12.3.3 Use the value of torque for non-Newtonian reference oil NNR-10 from 12.2.3 and substitute it into Eq 1. Calculate the value of the viscosity of NNR-10 and compare to the viscosity value of NNR-10 on the container. If the viscosity value is within +/- 2 % of the value on the container, proceed to 12.4.
12.3.3.1 If the value of NNR-10 is not within +/- 2 % of the container value, first check the NNR-10/R-2400 torque ratio by slowly (~1 min) injecting 50 mL of R-2400 (see 12.2.1), obtaining the torque value. Then use the last determined value of NNR-10 from 12.2.2 to re-calculate the NNR-10/R-2400 torque ratio.
(1) If the NNR-10/R-2400 torque ratio is within 1.000 +/- 0.015, return to 12.3 and re-run 12.3 to 12.3.3.
(2) Ifthe NNR-10/R-2400 torque ratio is outside of 1.000 +/- 0.015, return to the appropriate 12.2.5 or 12.2.5.1, re-establish the correct rotor position, and proceed through the subsequent 12.3 to 12.3.3.
(3) If repeat efforts do not produce a viscosity value for NNR-10 within 2 % of the container value, contact the instrument manufacturer.

12.3.3.2 When the NNR-10/R-2400 torque ratio is within 1.000 +/- 0.015, and the value of NNR-10 is within 2 % of the container value, record the new setting of the rotor (platform) and proceed to 12.4.

12.4 Continue the calibration of 12.3 by sequentially and slowly (~1 min) injecting 50 mL of Newtonian reference oils R-2300, R-2400, R-2350, and non-Newtonian NNR-10 in that order. For each reference oil, immediately after the torque/temperature equilibrium is attained (see Note 16), use the bouncer technique (see Notes 2 and 21), and record torques for each reference oil.

12.5 Using the known viscosity and torque values at 100.0°C for the five Newtonian reference oils R-2200 and R-2450 from 12.3, and R-2300, R-2400, and R-2350 from 12.4, linearly regress the viscosity and torque values of all five calibration oils and determine the slope, intercept, and correlation coefficient, R.
12.5.1 The correlation coefficient should result in a value ≥0.999. If so, go to 12.6.
12.5.1.1 If the value of R is less than 0.999, repeat 12.3 through 12.4.

12.5.1.2 If there is still a problem in obtaining the desired correlation coefficient, contact the instrument manufacturer.

12.6 Use the torque value of NNR-10 from 12.4 in Eq 1 and calculate the viscosity of NNR-10.
12.6.1 The viscosity value determined for NNR-10 should be within 2 % of the value on the container.
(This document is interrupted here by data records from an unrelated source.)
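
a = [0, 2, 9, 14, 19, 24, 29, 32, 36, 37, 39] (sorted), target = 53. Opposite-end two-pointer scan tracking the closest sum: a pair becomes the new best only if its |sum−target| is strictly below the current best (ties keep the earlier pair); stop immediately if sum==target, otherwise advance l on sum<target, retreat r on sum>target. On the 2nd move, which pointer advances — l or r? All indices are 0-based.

l

l=0 r=10: 0+39=39 d=14 *, l++
l=1 r=10: 2+39=41 d=12 *, l++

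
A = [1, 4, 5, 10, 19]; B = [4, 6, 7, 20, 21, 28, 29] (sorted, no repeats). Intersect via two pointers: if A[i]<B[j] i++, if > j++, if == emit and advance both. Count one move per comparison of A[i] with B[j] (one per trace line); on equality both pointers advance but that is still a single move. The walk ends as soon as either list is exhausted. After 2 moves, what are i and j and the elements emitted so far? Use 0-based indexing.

i=2, j=1, emitted=[4]

[i=0,j=0] 1<4 → i++
[i=1,j=0] 4==4 emit → i++,j++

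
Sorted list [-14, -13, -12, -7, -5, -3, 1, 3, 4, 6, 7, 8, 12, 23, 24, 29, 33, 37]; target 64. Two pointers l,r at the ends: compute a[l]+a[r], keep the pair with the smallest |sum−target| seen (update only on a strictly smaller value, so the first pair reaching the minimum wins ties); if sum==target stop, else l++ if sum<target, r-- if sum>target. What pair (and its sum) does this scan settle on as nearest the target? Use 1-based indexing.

l=1 r=18: -14+37=23 d=41 *, l++
l=2 r=18: -13+37=24 d=40 *, l++
l=3 r=18: -12+37=25 d=39 *, l++
l=4 r=18: -7+37=30 d=34 *, l++
l=5 r=18: -5+37=32 d=32 *, l++
l=6 r=18: -3+37=34 d=30 *, l++
l=7 r=18: 1+37=38 d=26 *, l++
l=8 r=18: 3+37=40 d=24 *, l++
l=9 r=18: 4+37=41 d=23 *, l++
l=10 r=18: 6+37=43 d=21 *, l++
l=11 r=18: 7+37=44 d=20 *, l++
l=12 r=18: 8+37=45 d=19 *, l++
l=13 r=18: 12+37=49 d=15 *, l++
l=14 r=18: 23+37=60 d=4 *, l++
l=15 r=18: 24+37=61 d=3 *, l++
l=16 r=18: 29+37=66 d=2 *, r--
l=16 r=17: 29+33=62 d=2, l++

pair (29, 37) with sum 66 (|Δ|=2)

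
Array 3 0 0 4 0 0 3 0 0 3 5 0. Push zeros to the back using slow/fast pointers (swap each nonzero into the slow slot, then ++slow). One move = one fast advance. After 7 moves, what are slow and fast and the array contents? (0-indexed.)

slow=0 fast=0: a[fast]=3≠0 swap→a[0]=3, slow++,fast++
slow=1 fast=1: a[fast]=0, fast++
slow=1 fast=2: a[fast]=0, fast++
slow=1 fast=3: a[fast]=4≠0 swap→a[1]=4, slow++,fast++
slow=2 fast=4: a[fast]=0, fast++
slow=2 fast=5: a[fast]=0, fast++
slow=2 fast=6: a[fast]=3≠0 swap→a[2]=3, slow++,fast++

slow=3, fast=7, a=[3, 4, 3, 0, 0, 0, 0, 0, 0, 3, 5, 0]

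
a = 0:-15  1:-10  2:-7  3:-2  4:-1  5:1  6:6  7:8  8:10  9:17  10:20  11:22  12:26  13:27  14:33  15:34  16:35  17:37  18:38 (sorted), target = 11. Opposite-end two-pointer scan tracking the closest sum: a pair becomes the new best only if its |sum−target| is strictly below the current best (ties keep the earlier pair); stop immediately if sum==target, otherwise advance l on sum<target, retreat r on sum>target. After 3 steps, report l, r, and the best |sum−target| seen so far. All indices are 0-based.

l=0 r=18: -15+38=23 d=12 *, r--
l=0 r=17: -15+37=22 d=11 *, r--
l=0 r=16: -15+35=20 d=9 *, r--

l=0, r=15, best |Δ|=9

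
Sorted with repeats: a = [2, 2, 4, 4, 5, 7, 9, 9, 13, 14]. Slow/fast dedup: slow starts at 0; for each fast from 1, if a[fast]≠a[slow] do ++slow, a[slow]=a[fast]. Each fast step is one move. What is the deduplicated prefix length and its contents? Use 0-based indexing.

(s=0,f=1) a[fast]=2=a[slow] dup → fast++
(s=0,f=2) a[fast]=4≠a[slow]=2 write a[1]=4 → slow++,fast++
(s=1,f=3) a[fast]=4=a[slow] dup → fast++
(s=1,f=4) a[fast]=5≠a[slow]=4 write a[2]=5 → slow++,fast++
(s=2,f=5) a[fast]=7≠a[slow]=5 write a[3]=7 → slow++,fast++
(s=3,f=6) a[fast]=9≠a[slow]=7 write a[4]=9 → slow++,fast++
(s=4,f=7) a[fast]=9=a[slow] dup → fast++
(s=4,f=8) a[fast]=13≠a[slow]=9 write a[5]=13 → slow++,fast++
(s=5,f=9) a[fast]=14≠a[slow]=13 write a[6]=14 → slow++,fast++

length 7; prefix = [2, 4, 5, 7, 9, 13, 14]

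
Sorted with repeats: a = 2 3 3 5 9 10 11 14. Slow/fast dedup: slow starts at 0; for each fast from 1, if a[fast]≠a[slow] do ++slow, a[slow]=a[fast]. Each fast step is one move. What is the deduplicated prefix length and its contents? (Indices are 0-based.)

(s=0,f=1) a[fast]=3≠a[slow]=2 write a[1]=3 → slow++,fast++
(s=1,f=2) a[fast]=3=a[slow] dup → fast++
(s=1,f=3) a[fast]=5≠a[slow]=3 write a[2]=5 → slow++,fast++
(s=2,f=4) a[fast]=9≠a[slow]=5 write a[3]=9 → slow++,fast++
(s=3,f=5) a[fast]=10≠a[slow]=9 write a[4]=10 → slow++,fast++
(s=4,f=6) a[fast]=11≠a[slow]=10 write a[5]=11 → slow++,fast++
(s=5,f=7) a[fast]=14≠a[slow]=11 write a[6]=14 → slow++,fast++

length 7; prefix = [2, 3, 5, 9, 10, 11, 14]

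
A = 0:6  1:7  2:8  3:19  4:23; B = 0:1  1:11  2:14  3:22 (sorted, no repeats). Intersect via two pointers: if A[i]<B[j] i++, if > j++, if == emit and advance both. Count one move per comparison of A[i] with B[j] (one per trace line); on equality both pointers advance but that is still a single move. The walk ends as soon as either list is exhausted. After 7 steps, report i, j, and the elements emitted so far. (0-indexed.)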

If so, proceed to Section 7.

12.6.2 If the viscosity value determined for NNR-10 is not within 2 % of the value on the container, from the torques of R-2400 and NNR-10 obtained in 12.4, test ifthe torque ratio of NNR-10/R-2400 is 1.000 +/- 0.015.
12.6.2.1 If the NNR-10/R-2400 torque ratio is within 1.000 +/- 0.015, repeat the calibration steps of 12.3 through 12.5.

12.6.2.2 If the NNR-10/R-2400 torque ratio is outside of 1.000 +/- 0.015, adjust the rotor height (platform) according to 12.2 until the correct torque ratio value is obtained and then repeat the calibration steps of 12.3 through 12.5.

12.6.2.3 If the viscosity of NNR-10 is still not within 2 % agreement with the value on the container, contact the instrument manufacturer.